Tudo quanto é abstrato é difícil de compreender, porque é difícil de conseguir para ele a atenção de quem o leia. Darei, por isso, um exemplo simples, em que as abstrações que formei se concretizarão. Suponha-se que, por um motivo qualquer, que pode ser o cansaço de fazer contas ou o tédio de não ter que fazer, cai sobre mim uma tristeza vaga da vida, uma angústia de mim que me perturba e inquieta. Se vou traduzir esta emoção por frases que de perto a cinjam, quanto mais de perto a cinjo, mais a dou como propriamente minha, menos, portanto, a comunico a outros. E, se não há comunicá-la a outros, é mais justo e mais fácil senti-la sem a escrever.
Suponha-se, porém, que desejo comunicá-la a outros, isto é, fazer dela arte, pois a arte é a comunicação aos outros da nossa identidade íntima com eles; sem o que nem há comunicação nem necessidade de a fazer. Procuro qual será a emoção humana vulgar que tenha o tom, o tipo, a forma desta emoção em que estou agora, pelas razões inumanas e particulares de ser um guarda-livros cansado ou um lisboeta aborrecido. E verifico que o tipo de emoção vulgar que produz, na alma vulgar, esta mesma emoção é a saudade da infância perdida.

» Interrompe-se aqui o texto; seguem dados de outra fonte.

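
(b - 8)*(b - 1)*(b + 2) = b^3 - 7*b^2 - 10*b + 16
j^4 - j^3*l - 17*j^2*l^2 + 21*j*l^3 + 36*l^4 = (j - 3*l)^2*(j + l)*(j + 4*l)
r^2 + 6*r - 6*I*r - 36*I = (r + 6)*(r - 6*I)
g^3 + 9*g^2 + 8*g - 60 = (g - 2)*(g + 5)*(g + 6)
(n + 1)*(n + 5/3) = n^2 + 8*n/3 + 5/3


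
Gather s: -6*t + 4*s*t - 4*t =4*s*t - 10*t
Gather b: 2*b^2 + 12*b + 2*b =2*b^2 + 14*b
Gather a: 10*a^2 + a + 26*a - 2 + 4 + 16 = 10*a^2 + 27*a + 18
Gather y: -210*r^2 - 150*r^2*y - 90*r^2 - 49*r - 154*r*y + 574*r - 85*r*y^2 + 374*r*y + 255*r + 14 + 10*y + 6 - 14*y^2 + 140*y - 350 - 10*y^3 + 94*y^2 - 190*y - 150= -300*r^2 + 780*r - 10*y^3 + y^2*(80 - 85*r) + y*(-150*r^2 + 220*r - 40) - 480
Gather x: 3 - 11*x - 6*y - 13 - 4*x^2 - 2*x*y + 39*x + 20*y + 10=-4*x^2 + x*(28 - 2*y) + 14*y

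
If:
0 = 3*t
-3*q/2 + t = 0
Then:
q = 0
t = 0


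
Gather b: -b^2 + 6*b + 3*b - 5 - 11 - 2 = -b^2 + 9*b - 18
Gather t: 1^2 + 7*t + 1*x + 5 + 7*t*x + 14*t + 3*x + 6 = t*(7*x + 21) + 4*x + 12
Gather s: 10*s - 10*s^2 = -10*s^2 + 10*s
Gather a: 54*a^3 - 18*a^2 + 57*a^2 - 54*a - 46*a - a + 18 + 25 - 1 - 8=54*a^3 + 39*a^2 - 101*a + 34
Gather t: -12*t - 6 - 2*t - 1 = -14*t - 7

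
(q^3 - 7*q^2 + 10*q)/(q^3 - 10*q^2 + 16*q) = (q - 5)/(q - 8)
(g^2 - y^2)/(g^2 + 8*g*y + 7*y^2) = (g - y)/(g + 7*y)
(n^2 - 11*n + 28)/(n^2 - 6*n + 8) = (n - 7)/(n - 2)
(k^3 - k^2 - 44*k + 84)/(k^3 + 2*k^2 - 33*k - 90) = (k^2 + 5*k - 14)/(k^2 + 8*k + 15)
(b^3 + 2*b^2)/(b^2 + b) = b*(b + 2)/(b + 1)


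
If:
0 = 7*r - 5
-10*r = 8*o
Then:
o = -25/28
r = 5/7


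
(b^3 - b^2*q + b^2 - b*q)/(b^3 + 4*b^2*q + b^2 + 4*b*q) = (b - q)/(b + 4*q)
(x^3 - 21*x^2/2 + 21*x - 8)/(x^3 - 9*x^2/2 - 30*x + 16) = (x - 2)/(x + 4)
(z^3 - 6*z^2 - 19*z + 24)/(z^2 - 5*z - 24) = z - 1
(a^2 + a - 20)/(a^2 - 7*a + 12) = (a + 5)/(a - 3)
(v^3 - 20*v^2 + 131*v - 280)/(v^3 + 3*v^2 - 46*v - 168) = (v^2 - 13*v + 40)/(v^2 + 10*v + 24)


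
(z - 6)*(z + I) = z^2 - 6*z + I*z - 6*I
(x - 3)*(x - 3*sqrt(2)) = x^2 - 3*sqrt(2)*x - 3*x + 9*sqrt(2)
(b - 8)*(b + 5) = b^2 - 3*b - 40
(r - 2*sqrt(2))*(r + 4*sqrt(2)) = r^2 + 2*sqrt(2)*r - 16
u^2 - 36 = (u - 6)*(u + 6)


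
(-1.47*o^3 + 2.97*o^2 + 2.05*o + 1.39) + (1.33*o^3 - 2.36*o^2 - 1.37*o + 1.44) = -0.14*o^3 + 0.61*o^2 + 0.68*o + 2.83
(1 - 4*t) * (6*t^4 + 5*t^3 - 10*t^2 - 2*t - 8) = -24*t^5 - 14*t^4 + 45*t^3 - 2*t^2 + 30*t - 8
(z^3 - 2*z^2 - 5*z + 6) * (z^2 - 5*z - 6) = z^5 - 7*z^4 - z^3 + 43*z^2 - 36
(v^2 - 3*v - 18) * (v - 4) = v^3 - 7*v^2 - 6*v + 72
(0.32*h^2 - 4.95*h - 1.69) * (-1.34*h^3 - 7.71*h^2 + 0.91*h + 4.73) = -0.4288*h^5 + 4.1658*h^4 + 40.7203*h^3 + 10.039*h^2 - 24.9514*h - 7.9937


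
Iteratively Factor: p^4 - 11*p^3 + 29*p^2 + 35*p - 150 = (p - 5)*(p^3 - 6*p^2 - p + 30) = (p - 5)*(p + 2)*(p^2 - 8*p + 15) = (p - 5)^2*(p + 2)*(p - 3)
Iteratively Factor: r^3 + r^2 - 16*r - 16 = (r + 1)*(r^2 - 16) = (r + 1)*(r + 4)*(r - 4)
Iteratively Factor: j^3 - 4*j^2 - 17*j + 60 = (j - 3)*(j^2 - j - 20) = (j - 3)*(j + 4)*(j - 5)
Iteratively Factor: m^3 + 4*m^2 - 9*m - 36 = (m - 3)*(m^2 + 7*m + 12) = (m - 3)*(m + 4)*(m + 3)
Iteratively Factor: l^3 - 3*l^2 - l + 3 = (l - 3)*(l^2 - 1) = (l - 3)*(l - 1)*(l + 1)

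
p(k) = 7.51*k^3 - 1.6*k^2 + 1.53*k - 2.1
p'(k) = 22.53*k^2 - 3.2*k + 1.53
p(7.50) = 3087.66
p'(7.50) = 1244.84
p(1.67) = 30.97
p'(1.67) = 59.02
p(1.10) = 7.64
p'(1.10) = 25.27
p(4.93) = 866.43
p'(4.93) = 533.34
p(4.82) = 809.07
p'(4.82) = 509.53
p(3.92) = 431.69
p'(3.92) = 335.19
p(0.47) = -0.95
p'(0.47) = 5.00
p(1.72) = 34.01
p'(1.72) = 62.68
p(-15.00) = -25731.30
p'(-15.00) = 5118.78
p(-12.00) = -13228.14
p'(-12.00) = 3284.25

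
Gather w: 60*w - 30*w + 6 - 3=30*w + 3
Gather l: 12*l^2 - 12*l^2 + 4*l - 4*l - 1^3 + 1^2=0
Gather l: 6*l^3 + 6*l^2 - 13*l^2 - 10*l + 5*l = 6*l^3 - 7*l^2 - 5*l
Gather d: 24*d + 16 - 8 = 24*d + 8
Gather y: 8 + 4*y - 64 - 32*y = -28*y - 56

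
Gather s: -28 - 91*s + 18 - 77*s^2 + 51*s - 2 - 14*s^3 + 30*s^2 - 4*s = -14*s^3 - 47*s^2 - 44*s - 12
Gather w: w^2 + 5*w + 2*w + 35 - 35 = w^2 + 7*w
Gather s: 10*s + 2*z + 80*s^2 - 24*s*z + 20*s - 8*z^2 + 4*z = 80*s^2 + s*(30 - 24*z) - 8*z^2 + 6*z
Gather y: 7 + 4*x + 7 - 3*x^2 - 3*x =-3*x^2 + x + 14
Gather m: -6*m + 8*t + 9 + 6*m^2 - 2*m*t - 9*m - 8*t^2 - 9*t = 6*m^2 + m*(-2*t - 15) - 8*t^2 - t + 9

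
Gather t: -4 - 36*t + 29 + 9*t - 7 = 18 - 27*t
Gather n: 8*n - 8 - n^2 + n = -n^2 + 9*n - 8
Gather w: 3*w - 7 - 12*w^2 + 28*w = -12*w^2 + 31*w - 7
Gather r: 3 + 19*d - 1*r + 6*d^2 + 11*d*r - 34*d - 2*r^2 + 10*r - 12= 6*d^2 - 15*d - 2*r^2 + r*(11*d + 9) - 9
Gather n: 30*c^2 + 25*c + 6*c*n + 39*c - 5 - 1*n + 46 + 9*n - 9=30*c^2 + 64*c + n*(6*c + 8) + 32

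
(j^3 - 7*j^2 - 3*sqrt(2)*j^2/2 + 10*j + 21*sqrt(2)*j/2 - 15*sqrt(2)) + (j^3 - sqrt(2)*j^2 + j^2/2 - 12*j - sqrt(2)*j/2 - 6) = 2*j^3 - 13*j^2/2 - 5*sqrt(2)*j^2/2 - 2*j + 10*sqrt(2)*j - 15*sqrt(2) - 6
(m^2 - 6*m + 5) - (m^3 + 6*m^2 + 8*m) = -m^3 - 5*m^2 - 14*m + 5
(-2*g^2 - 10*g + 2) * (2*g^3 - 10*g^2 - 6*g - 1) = -4*g^5 + 116*g^3 + 42*g^2 - 2*g - 2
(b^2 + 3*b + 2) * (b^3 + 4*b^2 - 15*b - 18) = b^5 + 7*b^4 - b^3 - 55*b^2 - 84*b - 36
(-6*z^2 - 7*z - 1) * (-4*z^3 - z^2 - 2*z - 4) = 24*z^5 + 34*z^4 + 23*z^3 + 39*z^2 + 30*z + 4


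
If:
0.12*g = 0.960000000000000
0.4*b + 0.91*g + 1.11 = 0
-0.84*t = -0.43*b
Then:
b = -20.98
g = 8.00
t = -10.74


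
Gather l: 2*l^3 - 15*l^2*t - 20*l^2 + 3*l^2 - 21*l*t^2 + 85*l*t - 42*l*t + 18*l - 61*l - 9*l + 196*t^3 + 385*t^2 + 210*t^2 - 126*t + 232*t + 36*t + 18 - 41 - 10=2*l^3 + l^2*(-15*t - 17) + l*(-21*t^2 + 43*t - 52) + 196*t^3 + 595*t^2 + 142*t - 33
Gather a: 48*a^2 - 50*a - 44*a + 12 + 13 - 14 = 48*a^2 - 94*a + 11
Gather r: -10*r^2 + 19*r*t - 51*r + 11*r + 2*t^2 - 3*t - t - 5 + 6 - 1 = -10*r^2 + r*(19*t - 40) + 2*t^2 - 4*t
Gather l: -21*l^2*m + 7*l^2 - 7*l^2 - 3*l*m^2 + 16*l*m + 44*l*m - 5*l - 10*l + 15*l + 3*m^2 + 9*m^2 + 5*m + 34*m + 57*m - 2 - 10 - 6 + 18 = -21*l^2*m + l*(-3*m^2 + 60*m) + 12*m^2 + 96*m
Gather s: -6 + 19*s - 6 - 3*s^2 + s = -3*s^2 + 20*s - 12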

Tenho a chave para a porta do meu tema. Escrevo e choro a minha infância perdida; demoro-me comovidamente sobre os pormenores de pessoas e mobília da velha casa da província; evoco a felicidade de não ter direitos nem deveres, de ser livre por não saber pensar nem sentir - e esta evocação, se for bem feita como prosa e visões, vai despertar no meu leitor exatamente a emoção que eu senti, e que nada tinha com infância.
Menti? Não, compreendi. Que a mentira, salvo a que é infantil e espontânea, e nasce da vontade de estar a sonhar, é tão-somente a noção da existência real dos outros e da necessidade de conformar a essa existência a nossa, que se não pode conformar a ela. A mentira é simplesmente a linguagem ideal da alma, pois, assim como nos servimos de palavras, que são sons articulados de uma maneira absurda, para em linguagem real traduzir os mais íntimos e sutis movimentos da emoção e do pensamento, que as palavras forçosamente não poderão nunca traduzir, assim nos servimos da mentira e da ficção para nos entendermos uns com os outros, o que, com a verdade, própria e intransmissível, se nunca poderia fazer.
A arte mente porque é social. E há só duas grandes formas de arte - uma que se dirige à nossa alma profunda, a outra que se dirige à nossa alma atenta. A primeira é poesia, o romance a segunda. A primeira começa a mentir na própria estrutura; a segunda começa a mentir na própria intenção. Uma pretende dar-nos a verdade por meio de linhas variadamente regradas, que mentem à inerência da fala; outra pretende dar-nos a verdade por uma realidade que todos sabemos bem que nunca houve.
Fingir é amar. Nem vejo nunca um lindo sorriso ou um olhar significativo que não medite, de repente, e seja de quem for o olhar ou o sorriso, qual é, no fundo da alma em cujo rosto se sorri ou olha, o estadista que nos quer comprar ou a prostituta que quer que a compremos. Mas o estadista que nos compra amou, ao menos, o comprar-nos; e a prostituta, a quem compremos, amou ao menos, o comprarmo-la. Não fugimos, por mais que queiramos, à fraternidade universal. Amamo-nos todos uns aos outros, e a mentira é o beijo que trocamos.

Trecho número 260 de "O Livro do Desassossego", de Fernando Pessoa.